I suspect a large amount of mass-produced "chunky" furniture is made up of laminated pieces, or of staves glued together (like "solid" kitchen worktops). This is because mass production needs consistency, and the timings in the supply chain are too tight to allow timber to stand around for years seasoning/acclimatizing before it's used. You can also use manky stuff that you'd have to discard if it was a single bit of material - you hide the flaws. It's a similar idea to the way knots are removed from the faces of plywood and replaced with elliptical patches.

So my suggestion would be to use man-made materials to start off with, for example moisture-resistant MDF sheet ("Medite" for example). Either laminate it for thick tops (or put a lipping round it), or make hollow legs. And then a painted finish looks wonderful and hides the material used. And if it's hollow or lipped it doesn't have to be horribly heavy, and filler hides all sorts of mistakes!

Worst case, if you want wood grain, get sheets with veneer already applied. With a tracksaw, a pegboard workbench ("MFT"in Festool-speak, but there are much cheaper equivalents), and some clamps (which you'd need anyway), you can make some nice stuff.

Have a look at Peter Millard's YouTube channel for good examples of creative use of MDF. Using a Domino would be brill, but you can get by with dowels or biscuits, as the main task is alignment for good glue-ups.

Find a supplier that accepts a cutting list to do the big cuts in the boards - it makes everything much easier to handle and means you don't need a big work or storage area. The trick, as with everything is accurate measuring and cutting, but man-made materials give you a head start.

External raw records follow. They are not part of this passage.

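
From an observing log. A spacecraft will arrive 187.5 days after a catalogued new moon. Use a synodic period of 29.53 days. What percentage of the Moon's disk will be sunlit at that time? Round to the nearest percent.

79%

Reduce mod P: 187.5 − 6×29.53 = 10.32 d into the current lunation.
The Moon has covered 10.32/29.53 of its cycle, so θ ≈ 360° × 10.32/29.53 = 125.8°.
cos 125.8° = (-0.585), so f = (1 − (-0.585))/2 = 0.793, so 79%.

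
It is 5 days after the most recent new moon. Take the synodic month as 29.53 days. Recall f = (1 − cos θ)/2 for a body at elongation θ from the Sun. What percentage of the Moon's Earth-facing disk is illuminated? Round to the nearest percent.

Elongation θ = 360° × 5/29.53 ≈ 61.0°.
cos 61.0° = 0.485, so f = (1 − 0.485)/2 = 0.257, so 26%.

26%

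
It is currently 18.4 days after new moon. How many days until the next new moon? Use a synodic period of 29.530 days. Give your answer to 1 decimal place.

11.1 days

One full lunation from the last new moon is 29.530 d; remaining = 29.530 − 18.4 = 11.130 d.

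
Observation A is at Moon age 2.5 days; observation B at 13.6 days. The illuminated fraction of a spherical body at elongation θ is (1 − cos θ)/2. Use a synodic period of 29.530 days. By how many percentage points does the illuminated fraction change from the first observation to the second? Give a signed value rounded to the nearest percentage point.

First observation: θ = 360°·2.5/29.530 = 30.5°, so f = 0.069.
Second observation: θ = 165.8°, f = 0.985.
Δf = 0.985 − 0.069 = +0.916, i.e. +92 pp.

+92 percentage points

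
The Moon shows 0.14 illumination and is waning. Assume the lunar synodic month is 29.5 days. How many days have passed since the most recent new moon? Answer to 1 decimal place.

cos θ = 1 − 2f = 0.720, giving a principal value of 43.9°.
Since the Moon is past full (waning), take the reflex angle: θ = 360° − 43.9° = 316.1°.
At 360°/29.5 d per day, 316.1° corresponds to 25.90 days.

25.9 days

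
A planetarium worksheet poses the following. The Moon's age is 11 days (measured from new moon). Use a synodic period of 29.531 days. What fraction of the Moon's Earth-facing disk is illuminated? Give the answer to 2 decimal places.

0.85

Phase angle: θ = 360°·(11 d)/(29.531 d) = 134.1°.
cos 134.1° = (-0.696), so f = (1 − (-0.696))/2 = 0.848.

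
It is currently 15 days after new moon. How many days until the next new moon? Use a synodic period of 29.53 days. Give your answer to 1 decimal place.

14.5 days

One full lunation from the last new moon is 29.53 d; remaining = 29.53 − 15 = 14.530 d.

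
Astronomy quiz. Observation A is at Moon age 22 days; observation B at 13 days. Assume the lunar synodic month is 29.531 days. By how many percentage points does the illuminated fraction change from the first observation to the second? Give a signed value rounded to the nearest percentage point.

+45 pp

First observation: θ = 360°·22/29.531 = 268.2°, so f = 0.516.
Second observation: θ = 158.5°, f = 0.965.
Δf = 0.965 − 0.516 = +0.449, i.e. +45 pp.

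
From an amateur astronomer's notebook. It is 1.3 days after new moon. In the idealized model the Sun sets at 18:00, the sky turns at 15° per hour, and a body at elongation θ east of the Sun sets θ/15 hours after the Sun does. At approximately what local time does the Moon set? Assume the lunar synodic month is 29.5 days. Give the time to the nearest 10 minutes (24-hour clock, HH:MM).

19:00

Elongation θ = 360° × 1.3/29.5 ≈ 15.9°.
The Moon trails the Sun by θ/15 = 15.9/15 ≈ 1.06 hours.
18:00 + 1.058 h ≈ 19:03 → 19:00 to the nearest ten minutes.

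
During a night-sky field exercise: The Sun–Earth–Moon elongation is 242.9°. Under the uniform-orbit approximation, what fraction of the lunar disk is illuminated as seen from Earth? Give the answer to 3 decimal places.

0.728

Half-versine of 242.9°: (1 − (-0.456))/2 = 0.728.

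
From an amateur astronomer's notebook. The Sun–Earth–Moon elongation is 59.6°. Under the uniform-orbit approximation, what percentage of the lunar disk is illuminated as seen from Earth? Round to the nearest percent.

25%

cos 59.6° = 0.506, so f = (1 − 0.506)/2 = 0.247, i.e. 25%.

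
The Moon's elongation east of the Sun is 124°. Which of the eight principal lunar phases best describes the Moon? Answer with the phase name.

waxing gibbous

The waxing gibbous sector spans roughly 112°–158°; 124° falls inside it.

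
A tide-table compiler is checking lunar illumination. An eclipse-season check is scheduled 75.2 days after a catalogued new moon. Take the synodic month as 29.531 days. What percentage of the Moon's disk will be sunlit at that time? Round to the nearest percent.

98%

75.2 d spans 2 complete synodic months (2 × 29.531 = 59.06 d) plus 16.14 d.
Phase angle: θ = 360°·(16.14 d)/(29.531 d) = 196.7°.
With cos θ = (-0.958), the lit fraction is (1 − (-0.958))/2 ≈ 0.979, so 98%.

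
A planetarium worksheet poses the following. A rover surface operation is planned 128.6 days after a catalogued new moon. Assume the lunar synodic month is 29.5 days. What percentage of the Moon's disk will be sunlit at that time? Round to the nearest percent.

128.6 d spans 4 complete synodic months (4 × 29.5 = 118.00 d) plus 10.60 d.
Phase angle: θ = 360°·(10.60 d)/(29.5 d) = 129.4°.
With cos θ = (-0.634), the lit fraction is (1 − (-0.634))/2 ≈ 0.817, so 82%.

82%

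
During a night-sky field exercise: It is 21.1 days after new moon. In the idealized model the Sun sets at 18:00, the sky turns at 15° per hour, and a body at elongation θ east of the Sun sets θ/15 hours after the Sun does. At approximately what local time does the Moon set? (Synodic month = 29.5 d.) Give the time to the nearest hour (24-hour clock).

Phase angle: θ = 360°·(21.1 d)/(29.5 d) = 257.5°.
The Moon trails the Sun by θ/15 = 257.5/15 ≈ 17.17 hours.
18:00 + 17.17 h ≈ 11:10 → 11:00 to the nearest hour.

11:00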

I think you might find this a lot less frustrating than working on something for days/weeks, only to have it warp or split once you've finished it. And finally, it's actually harder to use edge tools on softwood than hardwoods such as beech and oak (in my experience). This is because the fibres are more springy, so tools need to be razor-sharp (literally), otherwise you tear and split stuff you're trying to plane or chisel. You always have to sharpen a lot, but you probably actually need better sharpness to work softwood, if you want a good finish - it doesn't sand very nicely, nor accept stains or finishes (as Phill commented above) either compared to hardwoods.

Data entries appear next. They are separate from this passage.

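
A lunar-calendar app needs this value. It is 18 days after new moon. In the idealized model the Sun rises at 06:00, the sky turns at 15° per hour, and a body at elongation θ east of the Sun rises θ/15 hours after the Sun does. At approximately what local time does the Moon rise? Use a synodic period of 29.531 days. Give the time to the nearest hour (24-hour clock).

21:00

The Moon has covered 18/29.531 of its cycle, so θ ≈ 360° × 18/29.531 = 219.4°.
At 15° of sky rotation per hour, 219.4° corresponds to a 14.63 h lag.
06:00 + 14.63 h ≈ 20:38 → 21:00 to the nearest hour.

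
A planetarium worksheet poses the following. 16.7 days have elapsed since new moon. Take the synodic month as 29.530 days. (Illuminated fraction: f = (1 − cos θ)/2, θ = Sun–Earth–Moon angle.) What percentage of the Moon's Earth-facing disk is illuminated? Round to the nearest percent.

Phase angle: θ = 360°·(16.7 d)/(29.530 d) = 203.6°.
Illuminated fraction = (1 − cos 203.6°)/2 = (1 − (-0.916))/2 ≈ 0.958, so 96%.

96%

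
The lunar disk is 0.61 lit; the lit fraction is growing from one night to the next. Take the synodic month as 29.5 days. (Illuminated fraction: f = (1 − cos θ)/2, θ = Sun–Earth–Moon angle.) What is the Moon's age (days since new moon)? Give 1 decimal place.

Invert f = (1 − cos θ)/2 to get cos θ = 1 − 2(0.61) = -0.220, hence θ₀ = arccos -0.220 = 102.7°.
Before full moon the principal value applies: θ = 102.7°.
That fraction of the synodic month is 102.7/360 × 29.5 d ≈ 8.42 d.

8.4 days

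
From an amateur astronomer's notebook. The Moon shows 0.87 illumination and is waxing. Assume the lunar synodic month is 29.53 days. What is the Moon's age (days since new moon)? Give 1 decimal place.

cos θ = 1 − 2f = -0.740, giving a principal value of 137.7°.
Before full moon the principal value applies: θ = 137.7°.
Age = 29.53 × 137.7°/360° ≈ 11.30 days.

11.3 days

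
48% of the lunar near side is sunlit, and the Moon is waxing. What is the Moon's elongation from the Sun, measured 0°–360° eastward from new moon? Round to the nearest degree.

cos θ = 1 − 2f = 0.040, giving a principal value of 87.7°.
Waxing ⇒ before full, so θ = 87.7°.

88°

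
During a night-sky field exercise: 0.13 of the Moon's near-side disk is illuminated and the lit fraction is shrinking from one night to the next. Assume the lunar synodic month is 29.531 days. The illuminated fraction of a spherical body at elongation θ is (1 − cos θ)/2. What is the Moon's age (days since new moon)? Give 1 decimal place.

26.1 days

From f = (1 − cos θ)/2: cos θ = 1 − 2×0.13 = 0.740; arccos → 42.3°.
Waning ⇒ past full, so θ = 360° − 42.3° = 317.7°.
At 360°/29.531 d per day, 317.7° corresponds to 26.06 days.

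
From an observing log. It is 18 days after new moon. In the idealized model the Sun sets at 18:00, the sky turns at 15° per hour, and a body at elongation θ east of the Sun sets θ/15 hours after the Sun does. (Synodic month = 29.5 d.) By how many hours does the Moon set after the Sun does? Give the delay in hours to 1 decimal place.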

I speak from bitter experience.

Anyway, whatever material you choose, start simple and allow about 3x-4x the time you expect (or a book of plans says). Also expect to waste a lot of material too - you will make mistakes, and if using softwood, you'll be dodging the faults in the stock to get pieces you can actually use.

Not trying to depress you, but successes are encouraging. Having to persevere through gritted teeth when you're starting out isn't most people's idea of fun...

I'll now put on my armour and flame-proof suit and wait for the barrage to start...

E.
 
I think that's all very sound advice.
Another advantage of following Eric's suggestions is that you are more likely to have pieces of furniture which are individual to you, and don't immediately look like "last year's fashion" within a few months.